1. In divini timoris (1243)

Nesta bula, Inocêncio IV responde, no dia 13 de novembro de 1243, a uma carta que Santa Inês de Praga tinha escrito a respeito da Regra. Como tinha acontecido por ocasião da Carta Angelis gaudium, de Gregório IX, Inês devia estar preocupada com a necessidade de uma Regra franciscana, em que estivessem presentes a Pobreza e a Fraternidade, o que Clara sempre desejara. 
A Santa (não temos sua carta) parece ter recorrido ao argumento de que as Irmãs tinham que observar sob obediência a Regra de São Bento, como tinha sido determinado, mas que, ao mesmo tempo, sentiam-se obrigadas a viver a proposta de São Francisco. Por isso, dizia que ela e suas Irmãs tinham medo de estar cometendo um pecado grave não obedecendo a Regra beneditina. Pedia que também incluísse oficialmente na Regra as concessões já feitas por Gregório IX. 
Na sua visão jurídica, o Papa, apoiando-se também na autoridade do Protetor, que era, então, o Cardeal Reinaldo de Segni, futuro Alexandre IV, tira todas as esperanças de Inês (provavelmente também de Clara) dizendo que elas tinham que deixar as coisas como estavam. Diz que observar a Regra de São Bento por obediência era apenas uma fórmula para protegê-las, mas não tinham que fazer isso.
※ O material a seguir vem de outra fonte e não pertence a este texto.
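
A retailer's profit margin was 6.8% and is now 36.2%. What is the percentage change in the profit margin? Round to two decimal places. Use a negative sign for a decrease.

The change is 36.2 − 6.8 = 29.4 percentage points.
Relative to the original 6.8%, that is 29.4 ÷ 6.8 ≈ 432.35%.

432.35%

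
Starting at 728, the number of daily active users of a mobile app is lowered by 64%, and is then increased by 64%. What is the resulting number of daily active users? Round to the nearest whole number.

430

Apply the 64% decrease: 728 × 0.36 = 262.08.
Apply the 64% increase: 262.08 × 1.64 = 429.8112 ≈ 430.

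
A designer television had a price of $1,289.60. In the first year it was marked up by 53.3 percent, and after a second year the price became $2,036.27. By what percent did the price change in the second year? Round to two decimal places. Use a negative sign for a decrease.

After the first year: $1,289.60 × 1.533 = $1976.9568.
Second-year multiplier: $2,036.27 ÷ $1976.9568 ≈ 1.030002.
That is a change of 3.00%.

3.00%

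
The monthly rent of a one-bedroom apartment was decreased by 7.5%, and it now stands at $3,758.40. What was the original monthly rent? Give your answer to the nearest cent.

$4,063.14

The overall multiplier applied was 0.925.
So the original monthly rent was $3,758.40 ÷ 0.925 ≈ $4,063.14.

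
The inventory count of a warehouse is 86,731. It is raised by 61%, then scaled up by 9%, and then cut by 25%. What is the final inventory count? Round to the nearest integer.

Each change multiplies by a factor: 1.61 × 1.09 × 0.75 = 1.316175.
86,731 × 1.316175 = 114153.173925 ≈ 114,153.

114,153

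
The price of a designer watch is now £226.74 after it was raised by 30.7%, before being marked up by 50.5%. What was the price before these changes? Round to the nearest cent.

£115.27

The overall multiplier applied was 1.307 × 1.505 = 1.967035.
So the original price was £226.74 ÷ 1.967035 ≈ £115.27.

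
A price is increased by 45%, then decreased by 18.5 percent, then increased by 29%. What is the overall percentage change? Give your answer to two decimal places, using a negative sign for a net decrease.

52.45%

A 45% increase multiplies by 1.45.
Then an 18.5% decrease: 1.45 × 0.815 = 1.18175.
Then a 29% increase: 1.18175 × 1.29 = 1.5244575.
Overall factor 1.5244575, i.e. 52.45%.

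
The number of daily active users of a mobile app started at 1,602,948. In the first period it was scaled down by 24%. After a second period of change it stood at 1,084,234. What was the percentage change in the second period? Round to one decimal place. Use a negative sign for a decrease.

After the first period: 1,602,948 × 0.76 = 1218240.48.
Second-period multiplier: 1,084,234 ÷ 1218240.48 ≈ 0.89.
That is a change of -11.0%.

-11.0%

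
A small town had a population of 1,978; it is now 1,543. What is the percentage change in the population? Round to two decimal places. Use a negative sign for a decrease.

Change: 1,543 − 1,978 = -435.
Relative to the original: -435 ÷ 1,978 ≈ -21.99%.

-21.99%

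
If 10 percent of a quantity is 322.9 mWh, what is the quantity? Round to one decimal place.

322.9 mWh ÷ 0.1 = 3,229.0 mWh.

3,229.0 mWh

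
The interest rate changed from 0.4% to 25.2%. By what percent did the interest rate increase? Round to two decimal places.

6200.00%

The change is 25.2 − 0.4 = 24.8 percentage points.
Relative to the original 0.4%, that is 24.8 ÷ 0.4 = 6200.00%.
So the interest rate rose by 6200.00%.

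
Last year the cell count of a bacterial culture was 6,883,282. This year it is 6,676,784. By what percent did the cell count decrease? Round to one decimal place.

3.0%

Change: 6,676,784 − 6,883,282 = -206,498.
Relative to the original: -206,498 ÷ 6,883,282 ≈ -3.0%.
So the cell count decreased by 3.0%.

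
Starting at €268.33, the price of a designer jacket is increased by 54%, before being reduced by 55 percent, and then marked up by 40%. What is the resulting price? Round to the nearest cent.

After the 54% increase: €268.33 × 1.54 = €413.2282.
55% decrease: €413.2282 × 0.45 = €185.95269.
Apply the 40% increase: €185.95269 × 1.4 = €260.333766 ≈ €260.33.

€260.33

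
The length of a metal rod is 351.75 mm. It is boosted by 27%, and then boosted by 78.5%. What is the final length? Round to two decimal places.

797.40 mm

27% increase: 351.75 × 1.27 = 446.7225.
78.5% increase: 446.7225 × 1.785 = 797.3996625 ≈ 797.40.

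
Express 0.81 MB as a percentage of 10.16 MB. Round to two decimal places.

7.97%

0.81 MB ÷ 10.16 MB ≈ 7.97%.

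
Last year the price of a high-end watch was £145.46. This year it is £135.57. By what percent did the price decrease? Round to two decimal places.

6.80%

Change: £135.57 − £145.46 = -£9.89.
Relative to the original: -£9.89 ÷ £145.46 ≈ -6.80%.
So the price decreased by 6.80%.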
E que as dispensas feitas por Gregório IX estavam garantidas. Mas insiste em que ela e as Irmãs tem que ser obedientes e deixar de ter dúvidas. 
Inocêncio IV foi obrigado a voltar a esse tema com as Irmãs da Ordem de São Damião em outras vezes. 
Tudo isto nos faz recordar a carta Angelis gaudium, de Gregório IX e a outra carta que Inês deve ter escrito, com o mesmo resultado. É um testemunho da insistência das clarissas por ter uma Regra franciscana. Quatro anos depois, ao apresentar sua Regra, Inocêncio IV haveria de insistir em sua visão, dizendo que podiam professar a Regra de São Francisco, mas tinham que observar a que ele estava apresentando. 
O texto latino deste documento foi tirado dos Annales Minorum, de Lucas Wadding, ano 1243, n. 28, e do Regesto do Vaticano, carta 233. Mas também está no BF I, pág. 315, n. 17.

TEXTO ORIGINAL

1. In divini timoris (1243)

Reverendissimae in Christo filiae Agneti Sorori Monasterii Sancti Francisci Pragensis... Salutem, et Apostolicam Benedictionem. 
1 In divini timore nominis, et amore Dei sollicita saepe tremula redderis; ne a te, vel Monasterii tui Sororibus aliquid contingat fieri, quod Divinae displiceat voluntati. Hinc est, quod cum universis Ordinis tui Sororibus, sicut accepimus, in virtute obedientiae a Sede Apostolica sit injunctum, ut traditam eis regularis vitae formulam inviolabilirer observare studeant; et ipsa in Monasterio tuo inviolabiliter observetur; tu super eo, quod in proaemio ipsius formulae Apostolicis litteris infertae dicitur: Regulam Beati Benedicti vobis tradimus observandam: una cum Sororibus tuis in timore poneris, et anxietate gravaris; praesertim cum mortale credis committi peccatum, si contra praeceptum hujusmodi aliquando veniatur; et impertinens, ac impossibile reputetur, quod in Ordine tuo duae Regulae debeant observari. 
2 Quare supplicatione humili petivisti, ut duo verba praemissa, quae de virtute obedientiae et Regula Beati Benedicti dicuntur, amoveri de ipsa Formula; et quaedam de novo, ac illa etiam faceremus in ipsa conscribi, quae dicto Monasterio a piae memoriae Gregorio Papa praedecessore nostro specialiter sunt indulta. Nos quidem ad rationis consilium recurrentes ex diversis causis expedire non vidimus quod id facere deberemus. 
3 Primo, quia praedictam Formulam studio compositam vigilanti, et per Sedem Apostolicam confirmatam dilectae in Christo filiae Abbatissae, et Sorores Monasterii Sancti Damiani de Assisio, ac omnes aliae tui Ordinis solemniter sunt professae. 
4 Secundo, quia ipsae illam a professionis suae tempore usque nunc laudabiliter observaverint. 
5 Tertio, quia cum sit ipsa statutum, ut ubique ab omnibus eamdem profitentibus uniformiter observetur; ex praesumptione contrarii grave posset ac importabile scandalum exoriri; praesertim quia ceterae Sorores praefati Ordinis, dum Regulae seriem sic violatam vel alteratam attenderent, turbatis mentibus in ipsius observantia, quod avertat Dominus, titubarent.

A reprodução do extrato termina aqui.